American stand-up comedy act

Skiles and Henderson was a long-running American stand-up comedy act consisting of Bill Skiles (William Al Skiles, July 5, 1931 - May 16, 2011) and Pete Henderson (Peter Carroll Henderson, April 28, 1938 - March 1, 2018). With Henderson as the straight man and Skiles as the joker, they performed live and on many popular television shows. Their act began in 1958 at Disneyland, and they continued to perform together until 2010. Skiles died on May 16, 2011, and Henderson died on March 1, 2018.

==Performance style==
Bill Skiles acted as the "frenzied, jabbering, sound-effecting clown to the straight man Pete Henderson". The act consisted mainly of improvised humor featuring sound effects and a variety of antics by Skiles, interfering with Henderson's attempts to tell a story or sing a popular song. During a serious rendition of "By the Time I Get to Phoenix", Henderson sang the lyric, "She'll probably stop at lunch--" only to be interrupted by Skiles imitating the screech of brakes and shouting,"Gimme a Big Mac!"

==History==
The two men met in 1953 in Orange County, California. Their act started in 1958 at Disneyland as a song-and-dance act featuring musical instruments made by Skiles' father. Turning more towards comedy, in 1960 they had their professional debut at the Golden Nugget Las Vegas.

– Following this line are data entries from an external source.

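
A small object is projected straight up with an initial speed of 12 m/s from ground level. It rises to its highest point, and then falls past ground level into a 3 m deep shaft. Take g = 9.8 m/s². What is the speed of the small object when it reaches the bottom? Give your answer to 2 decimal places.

14.24 m/s

Phase 1 (rising): v₀ = 12.0 m/s, a = -9.8 m/s².
v = v₀ + at → t = (0 − 12.0) / -9.8 = 1.22 s
v² = v₀² + 2aΔx → Δx = (0² − 12.0²)/(2·-9.8) = 7.35 m

Phase 2 (falling): v₀ = 0 m/s, a = -9.8 m/s².
Falls 10.3 m from rest: t = √(2·10.3/9.8) = 1.45 s; v = g·t = 14.2 m/s.
Final speed = 14.2 m/s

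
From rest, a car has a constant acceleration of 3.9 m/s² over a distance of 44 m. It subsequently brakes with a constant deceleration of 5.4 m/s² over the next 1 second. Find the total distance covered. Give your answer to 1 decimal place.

Phase 1 (accelerating): v₀ = 0 m/s, a = 3.9 m/s².
v² = v₀² + 2aΔx = 0² + 2·3.9·44 = 343 → v = 18.5 m/s
t = (v − v₀)/a = (18.5 − 0)/3.9 = 4.75 s

Phase 2 (decelerating): v₀ = 18.5 m/s, a = -5.4 m/s².
v = v₀ + at = 18.5 + (-5.4)(1) = 13.1 m/s
Δx = v₀t + ½at² = 18.5·1 + 0.5·-5.4·1² = 15.8 m
Total distance = 44.0 + 15.8 = 59.8 m

59.8 m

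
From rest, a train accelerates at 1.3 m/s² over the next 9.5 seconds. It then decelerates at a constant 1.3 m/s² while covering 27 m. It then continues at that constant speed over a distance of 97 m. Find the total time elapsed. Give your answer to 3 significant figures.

Phase 1 (accelerating): v₀ = 0 m/s, a = 1.3 m/s².
v = v₀ + at = 0 + (1.3)(9.5) = 12.3 m/s
Δx = v₀t + ½at² = 0·9.5 + 0.5·1.3·9.5² = 58.7 m

Phase 2 (decelerating): v₀ = 12.3 m/s, a = -1.3 m/s².
v² = v₀² + 2aΔx = 12.3² + 2·-1.3·27 = 82.3 → v = 9.07 m/s
t = (v − v₀)/a = (9.07 − 12.3)/-1.3 = 2.52 s

Phase 3 (constant speed): v₀ = 9.07 m/s, a = 0 m/s².
Constant speed: t = d/v = 97/9.07 = 10.7 s
Total time = 9.50 + 2.52 + 10.7 = 22.7 s

22.7 s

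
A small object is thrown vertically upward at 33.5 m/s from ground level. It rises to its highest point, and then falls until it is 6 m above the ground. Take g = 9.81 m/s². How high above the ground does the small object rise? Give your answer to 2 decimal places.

57.20 m

Phase 1 (rising): v₀ = 33.5 m/s, a = -9.81 m/s².
v = v₀ + at → t = (0 − 33.5) / -9.81 = 3.41 s
v² = v₀² + 2aΔx → Δx = (0² − 33.5²)/(2·-9.81) = 57.2 m
Maximum height = 57.2 m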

The duo played at nightclubs, showrooms and corporate events, and as a supporting act they toured with the New Christy Minstrels and The Carpenters. They made television appearances with Ed Sullivan, Dean Martin, Rowan and Martin, Bob Hope, Johnny Carson, Mike Douglas, David Frost and Merv Griffin.

Skiles and Henderson last performed in Arizona in March 2010. Skiles died on May 16, 2011, at the age of 79 at his home in St Cloud, Florida.